Entretien 9 mai, Altantico

 

1 – Dans une interview accordée au magazine Society, Manuel Valls a déclaré que « pendant ses dix ans d’opposition, la gauche s’est mal préparée à l’exercice du pouvoir ». Il y a une semaine, c’était le ministre des Finances qui se désolait du fait que “les premières critiques vis-à-vis de l’action gouvernementale ne viennent pas de l’opposition [mais] de la gauche qui n’aime pas la difficulté de l’exercice du pouvoir”. Ces deux « justifications » ne sont-elles pas largement insuffisantes pour expliquer le problème de la gauche au pouvoir ? En quoi pourrait il s’agir d’une crise existentielle, plus profonde, découlant d’une incapacité à redistribuer, du fait des contraintes économiques actuelles ?

 

Yves Roucaute : cette question est intéressante car elle met le doigt sur un problème sémantique et politique. En réalité, la gauche n’existe pas. Il existe des gauches et la volonté de s’approprier dans l’imaginaire un projet qui s’appellerait « la gauche ». Quand les gauches sont confrontées à des questions importantes comme ici celle de la gouvernance dans un contexte de mondialisation, les différents apparaissent, qui ne sont pas seulement des différences de sensibilité mais bien des oppositions radicales. Le mot « la gauche » révèle une sorte d’imposture.

 

Sous la IVème république, il était d’ailleurs inimaginable que les socialistes qui étaient parfois au gouvernement fassent une quelconque alliance avec la gauche révolutionnaire. Ils leur préféraient les centristes voire la droite libérale. Plus loin encore, sous la IIIème république, la gauche « syndicale » composée d’anarcho-syndicalistes et de syndicalistes révolutionnaires détestait les socialistes. Elle dénonçait, comme face au réformiste Millerand, le « ministérialisme », c’est-à-dire ceux des socialistes qui acceptaient de participer aux gouvernements successifs pour engager des réformes. Cette gauche avait même imposé au congrès de la CGT, en 1906, la Charte d’Amiens qui énonçait le refus de toute alliance.

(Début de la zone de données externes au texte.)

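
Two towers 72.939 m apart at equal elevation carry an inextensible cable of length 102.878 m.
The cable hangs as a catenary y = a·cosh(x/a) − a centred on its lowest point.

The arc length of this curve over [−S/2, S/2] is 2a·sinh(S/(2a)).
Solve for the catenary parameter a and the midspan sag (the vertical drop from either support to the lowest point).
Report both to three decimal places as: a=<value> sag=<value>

a=24.553 sag=32.445

seed: a₀ = √(S³/(24(L−S))) = √(72.939³/(24·29.939)) = 23.238893
iter 1: u=1.569330  f(a)=+3.910e+00  f'(a)=-3.270e+00  a ← 23.238893 − (+3.910e+00/-3.270e+00) = 24.434877
iter 2: u=1.492518  f(a)=+3.222e-01  f'(a)=-2.751e+00  a ← 24.434877 − (+3.222e-01/-2.751e+00) = 24.551973
iter 3: u=1.485400  f(a)=+2.620e-03  f'(a)=-2.707e+00  a ← 24.551973 − (+2.620e-03/-2.707e+00) = 24.552941
iter 4: u=1.485341  f(a)=+1.764e-07  f'(a)=-2.706e+00  a ← 24.552941 − (+1.764e-07/-2.706e+00) = 24.552941
iter 5: u=1.485341  f(a)=+0.000e+00  f'(a)=-2.706e+00  a ← 24.552941 − (+0.000e+00/-2.706e+00) = 24.552941
converged: |Δa| < 1e-12 after 5 iterations
sag = a·(cosh(S/(2a)) − 1) = 24.552941·(cosh(1.485341) − 1) = 32.445459
T_max/T_min = cosh(S/(2a)) = 2.321449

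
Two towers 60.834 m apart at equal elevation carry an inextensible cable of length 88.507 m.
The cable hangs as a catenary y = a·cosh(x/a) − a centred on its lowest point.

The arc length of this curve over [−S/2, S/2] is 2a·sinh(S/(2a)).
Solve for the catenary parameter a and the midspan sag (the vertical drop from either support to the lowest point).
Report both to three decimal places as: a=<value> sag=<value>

seed: a₀ = √(S³/(24(L−S))) = √(60.834³/(24·27.673)) = 18.411358
iter 1: u=1.652078  f(a)=+4.031e+00  f'(a)=-3.911e+00  a ← 18.411358 − (+4.031e+00/-3.911e+00) = 19.442232
iter 2: u=1.564481  f(a)=+3.634e-01  f'(a)=-3.235e+00  a ← 19.442232 − (+3.634e-01/-3.235e+00) = 19.554563
iter 3: u=1.555494  f(a)=+3.598e-03  f'(a)=-3.171e+00  a ← 19.554563 − (+3.598e-03/-3.171e+00) = 19.555697
iter 4: u=1.555404  f(a)=+3.605e-07  f'(a)=-3.170e+00  a ← 19.555697 − (+3.605e-07/-3.170e+00) = 19.555697
iter 5: u=1.555404  f(a)=+0.000e+00  f'(a)=-3.170e+00  a ← 19.555697 − (+0.000e+00/-3.170e+00) = 19.555697
converged: |Δa| < 1e-12 after 5 iterations
sag = a·(cosh(S/(2a)) − 1) = 19.555697·(cosh(1.555404) − 1) = 28.826092
T_max/T_min = cosh(S/(2a)) = 2.474051

a=19.556 sag=28.826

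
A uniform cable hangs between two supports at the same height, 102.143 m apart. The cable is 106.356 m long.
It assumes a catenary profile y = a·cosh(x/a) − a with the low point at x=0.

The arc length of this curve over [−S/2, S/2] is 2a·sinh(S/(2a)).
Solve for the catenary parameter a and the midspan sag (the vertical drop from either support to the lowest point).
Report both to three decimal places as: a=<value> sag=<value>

a=103.292 sag=12.885

seed: a₀ = √(S³/(24(L−S))) = √(102.143³/(24·4.213)) = 102.662436
iter 1: u=0.497470  f(a)=+5.244e-02  f'(a)=-8.412e-02  a ← 102.662436 − (+5.244e-02/-8.412e-02) = 103.285791
iter 2: u=0.494468  f(a)=+4.815e-04  f'(a)=-8.259e-02  a ← 103.285791 − (+4.815e-04/-8.259e-02) = 103.291621
iter 3: u=0.494440  f(a)=+4.142e-08  f'(a)=-8.257e-02  a ← 103.291621 − (+4.142e-08/-8.257e-02) = 103.291621
iter 4: u=0.494440  f(a)=+0.000e+00  f'(a)=-8.257e-02  a ← 103.291621 − (+0.000e+00/-8.257e-02) = 103.291621
converged: |Δa| < 1e-12 after 4 iterations
sag = a·(cosh(S/(2a)) − 1) = 103.291621·(cosh(0.494440) − 1) = 12.885221
T_max/T_min = cosh(S/(2a)) = 1.124746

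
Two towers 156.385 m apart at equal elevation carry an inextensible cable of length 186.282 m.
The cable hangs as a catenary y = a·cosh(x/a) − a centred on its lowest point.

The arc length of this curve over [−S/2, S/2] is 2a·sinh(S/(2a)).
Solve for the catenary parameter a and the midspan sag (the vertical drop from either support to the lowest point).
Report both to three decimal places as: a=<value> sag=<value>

seed: a₀ = √(S³/(24(L−S))) = √(156.385³/(24·29.897)) = 73.008465
iter 1: u=1.071006  f(a)=+1.762e+00  f'(a)=-9.169e-01  a ← 73.008465 − (+1.762e+00/-9.169e-01) = 74.930487
iter 2: u=1.043534  f(a)=+7.199e-02  f'(a)=-8.434e-01  a ← 74.930487 − (+7.199e-02/-8.434e-01) = 75.015847
iter 3: u=1.042346  f(a)=+1.315e-04  f'(a)=-8.403e-01  a ← 75.015847 − (+1.315e-04/-8.403e-01) = 75.016003
iter 4: u=1.042344  f(a)=+4.402e-10  f'(a)=-8.403e-01  a ← 75.016003 − (+4.402e-10/-8.403e-01) = 75.016003
iter 5: u=1.042344  f(a)=-2.842e-14  f'(a)=-8.403e-01  a ← 75.016003 − (-2.842e-14/-8.403e-01) = 75.016003
converged: |Δa| < 1e-12 after 5 iterations
sag = a·(cosh(S/(2a)) − 1) = 75.016003·(cosh(1.042344) − 1) = 44.577670
T_max/T_min = cosh(S/(2a)) = 1.594242

a=75.016 sag=44.578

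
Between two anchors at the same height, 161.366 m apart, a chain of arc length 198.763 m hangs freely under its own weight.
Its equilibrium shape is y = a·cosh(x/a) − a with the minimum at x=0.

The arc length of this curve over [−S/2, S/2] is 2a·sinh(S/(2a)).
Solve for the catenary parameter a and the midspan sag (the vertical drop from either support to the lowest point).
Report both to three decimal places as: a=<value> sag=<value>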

L’opposition entre les gauches a toujours été réelle et parfois aussi violente. On se souvient que c’est la gauche socialiste qui n’a pas hésité à réprimer les grandes grèves de la gauche révolutionnaire sous la IIIème et la IVème République.  Léon Blum avait renvoyé les communistes du gouvernement à la Libération et ils n’y sont plus revenus jusqu’en 1981.

En fait, l’idée d’une union de la gauche est extrêmement neuve puisqu’elle date de 1972. Avec le Programme Commun de gouvernement signé par le Parti socialiste, le PCF et les radicaux de gauche. C’est un coup tactique, les communistes croyant ainsi bouffer les socialistes, et François Mitterrand croyant ainsi gagné les élections puis bouffer les communistes. Il n’a d’ailleurs tenu qu’un temps puisque quelques années plus tard, en 1977, Georges Marchais, le Secrétaire général du Parti Communiste, se rendant compte qu’il était perdant, le programme volait en éclat. Mais pas l’unio,n, pour des raisons purement électorales qui ne se justifient plus aujourd’hui.

Car toute une partie de la gauche a toujours été réformiste. Et celle-ci a souvent été malmenée par les révolutionnaires, jusqu’à son élimination physique systématique dans les pays où les communistes prirent le pouvoir. François Mitterrand a seulement su jouer des uns et des autres au gré des vents et de ses intérêts… Par exemple, en 1981 la gauche est incapable de gérer précisément parce que le Président a fait alliance avec la gauche communiste qu’il préfère alors à la gauche gouvernementale, incarnée par exemple par Jacques Delors. Puis, il est revenu vers cette gauche réformiste.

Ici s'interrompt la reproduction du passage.